Saturday, November 14, 2015

Panic At The GOP Disco

Time to check in with Ivor Tossell's "Five Stages Of Trump" tweet again.


Hello, Stage Five!
Less than three months before the kickoff Iowa caucuses, there is growing anxiety bordering on panic among Republican elites about the dominance and durability of Donald Trump and Ben Carson and widespread bewilderment over how to defeat them. 
Party leaders and donors fear that nominating either man would have negative ramifications for the GOP ticket up and down the ballot, virtually ensuring a Hillary Rodham Clinton presidency and increasing the odds that the Senate falls into Democratic hands. 
The party establishment is paralyzed. Big money is still on the sidelines. No consensus alternative to the outsiders has emerged from the pack of governors and senators running, and there is disagreement about how to prosecute the case against them. Recent focus groups of Trump supporters in Iowa and New Hampshire commissioned by rival campaigns revealed no silver bullet. 
In normal times, the way forward would be obvious. The wannabes would launch concerted campaigns, including television attack ads, against the ­front-runners. But even if the other candidates had a sense of what might work this year, it is unclear whether it would ultimately accrue to their benefit. Trump’s counterpunches have been withering, while Carson’s appeal to the base is spiritual, not merely political. If someone was able to do significant damage to them, there’s no telling to whom their supporters would turn, if anyone.

Dr. Heckle and Mr. Jive here haven't just upended the apple cart, they've set it on fire and are throwing flaming apples at everyone they can find. They've taken the bread and circuses grift to the endpoint and everyone's all stunned to see that in the era of reality show politics that the hooting masses love the guys that aren't supposed to have any chance of winning. Oh, and there's this.

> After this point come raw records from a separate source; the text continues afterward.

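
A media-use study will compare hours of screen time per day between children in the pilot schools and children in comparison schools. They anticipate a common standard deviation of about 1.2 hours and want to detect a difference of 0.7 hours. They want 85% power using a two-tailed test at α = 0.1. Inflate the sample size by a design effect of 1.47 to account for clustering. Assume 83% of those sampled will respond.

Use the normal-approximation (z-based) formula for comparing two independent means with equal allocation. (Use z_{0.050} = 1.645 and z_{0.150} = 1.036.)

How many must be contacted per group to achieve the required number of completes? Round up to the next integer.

n = (z_{α/2} + z_β)² · (σ₁² + σ₂²) / δ²
  = (1.645 + 1.036)² · (2·1.2² = 2.88) / 0.7²
  = 7.1878 · 2.88 / 0.49
  = 42.25
Design effect: 1.47 × 42.25 = 62.10.
Adjust for 83% response: 62.10 / 0.83 = 74.82.
Round up → n = 75 per group.

n = 75 per group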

According to other Republicans, some in the party establishment are so desperate to change the dynamic that they are talking anew about drafting Romney — despite his insistence that he will not run again. Friends have mapped out a strategy for a late entry to pick up delegates and vie for the nomination in a convention fight, according to the Republicans who were briefed on the talks, though Romney has shown no indication of reviving his interest.

And the Republicans will look up and shout, "Save us!" And Mitt Romney will look down and whisper "47 percent." Oh well, I guess those sidelined mega-donors will have to console themselves with all the local, state, and House races that they've bought over the last five years. I'm sure they'll be okay even if they don't win the White House. The rest of us?  Well...not so much.